Cependant, l'apparition de ce drapeau blanc a suscité un débat parmi les Syriens sur le message qu'il envoie quant à l'avenir politique de la Syrie.
"La rage" et la peur sur les réseaux sociaux syriens
L'incident "a laissé de nombreuses personnes en état de choc", rapporte Feras Kilani, envoyé spécial du service arabe de la BBC en Syrie.
"Cela suggère que le nouveau gouvernement pourrait suivre le modèle taliban et créer un État islamique régi par la charia", explique Feras Kilani.
La charia est le système juridique islamique qui, dans son ensemble, est un code de conduite qui détermine tous les aspects de la vie musulmane.
Certaines personnes ont exprimé leur "déception" face à l'apparition du drapeau sur les médias sociaux.
Le militant politique et journaliste syrien Rami Jarrah a déclaré que l'affichage d'un drapeau islamique derrière M. al-Bashir alors qu'il s'adressait aux Syriens était une "insulte".
"Cet homme est censé représenter les Syriens de toutes les confessions, c'est une insulte scandaleuse pour nous tous", a-t-il écrit sur X.
D'autres ont exprimé leur opposition au déploiement de "n'importe quel drapeau à côté du drapeau de la révolution" dans les institutions gouvernementales.

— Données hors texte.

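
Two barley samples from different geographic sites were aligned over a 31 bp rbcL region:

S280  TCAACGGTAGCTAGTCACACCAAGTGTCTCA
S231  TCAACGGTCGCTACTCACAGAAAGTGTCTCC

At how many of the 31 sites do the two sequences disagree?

The sequences differ at positions 9 (A/C), 14 (G/C), 20 (C/G), 21 (C/A), 31 (A/C).
That gives 5 mismatches out of 31 aligned sites, so the Hamming distance is 5.

5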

"Nous en avons fini avec le parti Baas et nous ne voulons pas entrer dans un nouveau cycle d'agitation", a déclaré le journaliste Nedal al-Amari à X.
Mais d'autres Syriens n'ont aucun problème avec le drapeau blanc, estimant qu'il ne signifie pas nécessairement que le gouvernement taliban sera le modèle pour la Syrie.
Certains disent qu'il pourrait être considéré comme le drapeau de leur parti, "tant qu'ils permettent à d'autres partis politiques d'être représentés" en Syrie.
Le "drapeau taliban" soulève des questions
Les Talibans d'Afghanistan suivent une idéologie sunnite et djihadiste extrême.
Le groupe utilise le drapeau blanc avec la profession foi musulmane écrite en noir depuis qu'il est arrivé au pouvoir en Afghanistan en 1996.
Le HTS utilise également ce même drapeau depuis un certain temps, apparaissant sur des institutions civiles fournissant des services dans la ville d'Idlib.
Bien que le drapeau du HTS et celui des Talibans soient similaires, un haut responsable du gouvernement taliban a déclaré à la BBC que les deux groupes "ne l'ont pas copié l'un sur l'autre".
Le gouvernement taliban d'Afghanistan a célébré les succès politiques et militaires du HTS en Syrie et a exprimé l'espoir que cela conduise à l'établissement d'un "gouvernement islamique" dans le pays.
Les partisans des talibans et certains de leurs alliés ont distribué des bonbons lors de rassemblements organisés dans de nombreuses provinces pour célébrer le départ d'Al Assad du pouvoir.
Le "lien idéologique" entre les Taliban et le HTS est l'une des raisons pour lesquelles les premiers s'identifient aux seconds en Syrie.
Un haut responsable taliban, qui travaille au bureau présidentiel, a écrit sur son compte X : "L'histoire de Kaboul et de Damas est la même, les deux sont tombés un dimanche, les deux ont été capturés en 11 jours et les dirigeants des deux pays ont fui".
Ce même drapeau est apparu derrière Al Jolani lors de son interview avec CNN la semaine dernière, à côté du "drapeau de la révolution".
Au cours de l'entretien, il a déclaré que les gens ne devraient pas craindre un système de gouvernement islamique, affirmant que toutes les différentes factions de la société syrienne seraient représentées.
Aymenn al-Tamimi, expert des groupes islamistes en Syrie, y compris le soi-disant État islamique (EI), explique à la BBC que l'utilisation de ce drapeau montre que HTS veut représenter "un projet de gouvernement islamique" en Syrie.
"Ce drapeau est conforme à la position de longue date de HTS, qui se présente comme le représentant des sunnites en Syrie", ajoute-t-il.
Cependant, Al Tamimi explique qu'"il serait très difficile pour HTS d'imposer le même modèle de gouvernement que les Talibans, car la société [syrienne] en général n'accepterait pas des restrictions telles que la privation des filles de l'enseignement supérieur ou la mise en place d'un gouvernement autoritaire empêchant la tenue d'élections populaires".